UW News

November 20, 2003

Program presents annual minority business awards

Nine of the approximately 54,000 businesses owned by people of color in Washington state were honored last evening at the 2003 UW Minority Business of the Year Awards.

“This year’s award winners are proof of just how economically successful minority-owned businesses are in Washington,” said Michael Verchot, director of the Business and Economic Development Program, an arm of the UW Business School. “Collectively, the nine companies we’ve recognized for their outstanding business achievements have annual sales of $414 million and maintain operations in at least 10 additional states and five foreign countries.”

According to Verchot, this year’s award winners were chosen based on a variety of factors, including revenue growth, management quality and community service. Additionally, said Verchot, Washington state’s minority-owned companies as a whole make a substantial contribution to the economy by generating $22 billion in yearly sales and employing more than 140,000 people.

“We launched the UW Minority Business of the Year Awards five years ago in order to recognize the outstanding achievements of globally competitive Washington state businesses that are owned by people of color,” said Verchot.

Since that time, he said, the program has assisted more than 120 businesses in economically distressed and emerging communities by providing executive education scholarships to inner-city business owners and holding quarterly seminars on such topics as e-business, cost effective sales strategies and tax assistance for small businesses.

Last night’s honorees hailed from King, Pierce, Snohomish, Yakima, Spokane, Okanogan and Franklin counties. One of this year’s award recipients is Yakima Valley-based Powell-Christensen, one of the Northwest’s principal petroleum products distribution firms. The company’s owners, Gary and Annette Christensen, said after 23 years they’ve turned what was a once-struggling business into a $73 million-a-year firm that employs about 200 people.

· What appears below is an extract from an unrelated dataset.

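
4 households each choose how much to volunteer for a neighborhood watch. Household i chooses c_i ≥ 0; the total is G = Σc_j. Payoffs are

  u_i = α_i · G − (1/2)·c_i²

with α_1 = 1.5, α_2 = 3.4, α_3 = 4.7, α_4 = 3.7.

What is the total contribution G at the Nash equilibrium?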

The UW’s Business Economic Development Program identified and invited a list of the state’s highest-grossing minority-owned firms and CEOs from at least 27 of them attended the event. Mic Dinsmore, chief executive officer for the Port of Seattle, delivered the keynote address. Proceeds from the event will be applied to scholarships for under-represented minority students at the Business School.



Doing business

Winners of the 2003 UW Minority Business of the Year Awards included:

William D. Bradford Minority Business of the Year, Powell-Christensen Inc. (Grandview); Distinguished Business Achievement, Garry Struthers Associates, Inc. (Bellevue); and Emerging Business, MUNDO Communications Network Inc. (Richland).